I recently discovered how a turbocharger works on howstuffworks.com and it made me curious about a few things. I also learned how a supercharger works as well. I used to falsely believe that a turbo charger worked by ‘sucking’ the exhaust out- I thought it was the reverse of a supercharger. While I found out that wasn’t the case, is it possible for such a device to be installed? Some sort of impeller which can increase the rate in which the exhaust leaves the cylinders?
Also, I was curious if it were possible to install both a supercharger AND a turbocharger on a car? Everything I’ve seen only seems to suggest one or the other. However, in theory it would seem like having a vehicle with a twin turbo and a supercharger would be maximizing the amount of air it can cram into the engines (assuming the ECU could be adjusted to optimize it).
And finally, what is better, a supercharger or a turbocharger? It seems like a supercharger is better, since there is no lag, and it doesn’t need to be attached to the oil system or needing an intercooler.
Answering your questions in reverse, or thereabouts:
Intercoolers are needed because compressing air heats it, and at any given pressure hot air is less massive than cold air. The idea is to get a mass of air into the engine, not a given volume. So cooling the air after it had been compressed delivers a greater mass of air to the combustion chamber.
There are turbocharger designs that have a very small time lag. They operate by utilizing variable incidence vanes on the rotor. The rotor spins at a near constant speed in the exhaust stream, but the air compression is regulated by the vanes. When power demand is transmitted to the turbocharger the vanes increase their angle of incidence to the breeze, as it were, and more air is delivered.
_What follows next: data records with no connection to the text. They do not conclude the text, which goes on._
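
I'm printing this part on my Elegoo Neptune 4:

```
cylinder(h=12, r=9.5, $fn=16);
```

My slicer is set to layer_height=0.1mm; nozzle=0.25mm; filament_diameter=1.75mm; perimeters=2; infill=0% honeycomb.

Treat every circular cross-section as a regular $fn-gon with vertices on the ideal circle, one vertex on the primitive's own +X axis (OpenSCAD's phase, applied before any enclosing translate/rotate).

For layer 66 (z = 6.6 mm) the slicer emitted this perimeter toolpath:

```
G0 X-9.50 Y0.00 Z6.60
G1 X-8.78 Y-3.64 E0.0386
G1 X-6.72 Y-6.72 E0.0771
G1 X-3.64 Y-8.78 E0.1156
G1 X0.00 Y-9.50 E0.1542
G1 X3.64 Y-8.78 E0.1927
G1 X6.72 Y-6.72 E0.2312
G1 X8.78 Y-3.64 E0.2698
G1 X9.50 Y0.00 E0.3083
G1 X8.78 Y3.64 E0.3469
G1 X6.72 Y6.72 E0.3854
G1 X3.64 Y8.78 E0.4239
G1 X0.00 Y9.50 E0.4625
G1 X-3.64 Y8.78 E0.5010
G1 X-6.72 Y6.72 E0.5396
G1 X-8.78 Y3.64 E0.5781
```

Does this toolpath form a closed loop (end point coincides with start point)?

no

Start point (G0): (-9.50, 0.00). End point (last G1): the path does not return to the start — open.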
The question of putting both on a powerplant is sort of pointless. They both have their bonuses and drawbacks. Putting a combination probably isn’t going to get you anywhere a bigger one of either wouldn’t have…
At one point I had a book from the 1960’s where several experiments were done with exhaust scavenging using such methods as a belt-driven exhaust pump, electric-driven pump, and even a venturi which operated on the airstream passing by the car. They found that the belt driven and electric pump both took more power than they added, and that the venturi device seemed to create more wind resistance than it created power. Thus, they declared it a failure. I do not know, however, if that makes the concept a failure for all cases per se.
It can be done, and I have seen a couple of heavily modified race cars where it has been done. Sizing of the turbo is key. If you can balance out the airflow issues you can get some outrageous power, but balancing and tuning is very difficult.
Generally a turbocharger is more efficient at producing power, although there is the turbo lag. A turbo also (generally) has a much higher reliabiity than a supercharger due to fewer moving parts and smaller moving mass. Some superchargers need to be attached to the oil system as well, or else have their own separate lubrication system - all those moving parts and bearings need oil as well. And it’s been a while since I’ve seen a production supercharged car that didn’t have an intercooler. However, an intercooler is not required for either a turbo or a supercharger, and many of the Chrysler turbos of the mid-1980’s did not come with intercoolers.
A well designed exhaust system, from headers back to mufflers and tailpipes, will scavenge exhaust, actually creating a sucking action. One important aspect of this sucking action is to have it ‘tuned’ in frequency more or less to give the engine a desirable power curve - or to affect the power curve and power in a way that suits the application.
Just sucking out the exhaust might not be beneficial and might not work in synch with the combustion process.
Tuned to the application, you can gain high end peak power for maximum acceleration and horsepower (at the cost of drivability and economy), or it can focus on low end power, for towing, drivability, but at the cost of all out HP and performance. Or it can be a setup good for a combo of things, but not excelling at any one thing in particular.
Also, take notice to premium automakers and their push to keep engines naturally aspirated. Turbos and Superchargers are falling out of favor a bit.
I would add that a supercharger increases boost as the engine rpm’s increase - it is belt driven off the engine. Turbos have some lag but they often build boost faster than the SC.
Superchargers have lag too.
Since a turbo uses energy already created (exhaust) it is more efficient than the SC - but a big 10-71 blower sticking out of the hood looks soooo cool.
I have seen diesel marine engines with both blowers.